History of Zinc Exploration and Mining in Tennessee
The mining of zinc in Tennessee dates back to 1854 although the presence of zinc minerals had been reported as early as 1844 by Gerard Troost, the first State Geologist. When the Mossy Creek open pit mine, in what is now Jefferson City, Jefferson County, was opened, it became the first mine in what is now known as the Mascot-Jefferson City Zinc District. In these early years, only the oxidized ore was removed, and mining stopped when the sulfide ore zone was reached because a method to treat “hard ore”, as it was called, had not yet been developed.
Mining continued at the Mossy Creek operation until 1858, then ceased through the Civil War years until 1867, at which time the property was taken over by the East Tennessee Zinc Company. This company built a smelter to manufacture zinc oxide, but after only a few months of operation, the company became involved in litigation and mining ceased.
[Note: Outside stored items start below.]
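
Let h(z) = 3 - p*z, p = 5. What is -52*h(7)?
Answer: 1664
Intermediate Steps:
h(z) = 3 - 5*z
-52*h(7) = -52*(3 - 5*7) = -52*(3 - 35) = -52*(-32) = 1664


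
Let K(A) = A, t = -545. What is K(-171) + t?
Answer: -716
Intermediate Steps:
K(-171) + t = -171 - 545 = -716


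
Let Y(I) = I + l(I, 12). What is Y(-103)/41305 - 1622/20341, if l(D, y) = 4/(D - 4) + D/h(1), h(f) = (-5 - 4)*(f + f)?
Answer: -12077105159/147108756330 ≈ -0.082096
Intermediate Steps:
h(f) = -18*f
l(D, y) = 4/(-4 + D) - D/18 (l(D, y) = 4/(D - 4) + D/((-18*1)) = 4/(-4 + D) + D/(-18) = 4/(-4 + D) + D*(-1/18) = 4/(-4 + D) - D/18)
Y(I) = I + (72 - I² + 4*I)/(18*(-4 + I))
Y(-103)/41305 - 1622/20341 = ((72 - 68*(-103) + 17*(-103)²)/(18*(-4 - 103)))/41305 - 1622/20341 = ((1/18)*(72 + 7004 + 17*10609)/(-107))*(1/41305) - 1622*1/20341 = ((1/18)*(-1/107)*(72 + 7004 + 180353))*(1/41305) - 1622/20341 = ((1/18)*(-1/107)*187429)*(1/41305) - 1622/20341 = -187429/1926*1/41305 - 1622/20341 = -17039/7232130 - 1622/20341 = -12077105159/147108756330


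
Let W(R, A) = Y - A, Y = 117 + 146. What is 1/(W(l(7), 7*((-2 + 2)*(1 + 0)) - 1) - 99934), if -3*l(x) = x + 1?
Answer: -1/99670 ≈ -1.0033e-5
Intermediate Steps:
l(x) = -1/3 - x/3 (l(x) = -(x + 1)/3 = -(1 + x)/3 = -1/3 - x/3)
Y = 263
W(R, A) = 263 - A
1/(W(l(7), 7*((-2 + 2)*(1 + 0)) - 1) - 99934) = 1/((263 - (7*((-2 + 2)*(1 + 0)) - 1)) - 99934) = 1/((263 - (7*(0*1) - 1)) - 99934) = 1/((263 - (7*0 - 1)) - 99934) = 1/((263 - (0 - 1)) - 99934) = 1/((263 - 1*(-1)) - 99934) = 1/((263 + 1) - 99934) = 1/(264 - 99934) = 1/(-99670) = -1/99670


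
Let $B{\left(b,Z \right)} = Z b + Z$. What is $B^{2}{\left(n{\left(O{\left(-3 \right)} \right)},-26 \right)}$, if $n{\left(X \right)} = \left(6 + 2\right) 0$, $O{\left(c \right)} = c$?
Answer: $676$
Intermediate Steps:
$n{\left(X \right)} = 0$ ($n{\left(X \right)} = 8 \cdot 0 = 0$)
$B{\left(b,Z \right)} = Z + Z b$
$B^{2}{\left(n{\left(O{\left(-3 \right)} \right)},-26 \right)} = \left(- 26 \left(1 + 0\right)\right)^{2} = \left(\left(-26\right) 1\right)^{2} = \left(-26\right)^{2} = 676$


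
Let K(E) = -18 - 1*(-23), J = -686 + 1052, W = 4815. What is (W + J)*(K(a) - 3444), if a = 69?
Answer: -17817459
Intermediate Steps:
J = 366
K(E) = 5 (K(E) = -18 + 23 = 5)
(W + J)*(K(a) - 3444) = (4815 + 366)*(5 - 3444) = 5181*(-3439) = -17817459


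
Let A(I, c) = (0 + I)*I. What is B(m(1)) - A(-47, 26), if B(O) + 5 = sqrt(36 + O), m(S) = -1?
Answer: -2214 + sqrt(35) ≈ -2208.1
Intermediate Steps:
B(O) = -5 + sqrt(36 + O)
A(I, c) = I**2 (A(I, c) = I*I = I**2)
B(m(1)) - A(-47, 26) = (-5 + sqrt(36 - 1)) - 1*(-47)**2 = (-5 + sqrt(35)) - 1*2209 = (-5 + sqrt(35)) - 2209 = -2214 + sqrt(35)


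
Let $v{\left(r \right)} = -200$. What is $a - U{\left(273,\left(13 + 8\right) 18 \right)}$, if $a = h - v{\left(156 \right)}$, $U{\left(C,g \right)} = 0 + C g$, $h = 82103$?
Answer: $-20891$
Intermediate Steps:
$U{\left(C,g \right)} = C g$
$a = 82303$ ($a = 82103 - -200 = 82103 + 200 = 82303$)
$a - U{\left(273,\left(13 + 8\right) 18 \right)} = 82303 - 273 \left(13 + 8\right) 18 = 82303 - 273 \cdot 21 \cdot 18 = 82303 - 273 \cdot 378 = 82303 - 103194 = -20891$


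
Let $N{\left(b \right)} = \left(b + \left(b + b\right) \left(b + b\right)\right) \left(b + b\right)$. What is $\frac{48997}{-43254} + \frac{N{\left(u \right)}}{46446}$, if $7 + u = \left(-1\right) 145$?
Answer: $- \frac{202579163281}{334829214} \approx -605.02$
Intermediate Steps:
$u = -152$ ($u = -7 - 145 = -152$)
$N{\left(b \right)} = 2 b \left(b + 4 b^{2}\right)$ ($N{\left(b \right)} = \left(b + 2 b 2 b\right) 2 b = \left(b + 4 b^{2}\right) 2 b = 2 b \left(b + 4 b^{2}\right)$)
$\frac{48997}{-43254} + \frac{N{\left(u \right)}}{46446} = \frac{48997}{-43254} + \frac{\left(-152\right)^{2} \left(2 + 8 \left(-152\right)\right)}{46446} = 48997 \left(- \frac{1}{43254}\right) + 23104 \left(2 - 1216\right) \frac{1}{46446} = - \frac{48997}{43254} + 23104 \left(-1214\right) \frac{1}{46446} = - \frac{48997}{43254} - \frac{14024128}{23223} = - \frac{202579163281}{334829214}$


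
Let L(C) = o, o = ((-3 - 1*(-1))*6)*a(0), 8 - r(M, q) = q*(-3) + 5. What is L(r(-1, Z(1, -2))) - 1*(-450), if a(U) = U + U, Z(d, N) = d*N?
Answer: 450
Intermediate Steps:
Z(d, N) = N*d
r(M, q) = 3 + 3*q (r(M, q) = 8 - (q*(-3) + 5) = 8 - (-3*q + 5) = 8 - (5 - 3*q) = 8 + (-5 + 3*q) = 3 + 3*q)
a(U) = 2*U
o = 0 (o = ((-3 - 1*(-1))*6)*(2*0) = ((-3 + 1)*6)*0 = -2*6*0 = -12*0 = 0)
L(C) = 0
L(r(-1, Z(1, -2))) - 1*(-450) = 0 - 1*(-450) = 0 + 450 = 450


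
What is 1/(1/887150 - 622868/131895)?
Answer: -23402129850/110515442861 ≈ -0.21175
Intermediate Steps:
1/(1/887150 - 622868/131895) = 1/(-110515442861/23402129850) = -23402129850/110515442861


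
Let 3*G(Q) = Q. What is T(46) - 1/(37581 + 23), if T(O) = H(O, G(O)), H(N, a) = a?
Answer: 1729781/112812 ≈ 15.333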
In 1882, the Mossy Creek property was sold to the Eades, Mixter and Heald Zinc Company which operated intermittently until 1894, becoming the first substantial zinc mining company in Tennessee as well as the first to produce significant amounts of sulfide ore. This latter was made possible by the construction of a zinc smelter at Clinton, Tennessee, some 45 rail-miles to the west. The Mossy Creek mine was operated or prospected only sporadically thereafter, and was closed by its final owner, the American Zinc Company, in 1919.
In the meantime, the discovery of lead and zinc ore in the Powell River area of Claiborne and Union Counties, some 30 miles northwest of Jefferson City, caught the attention of the mine operators.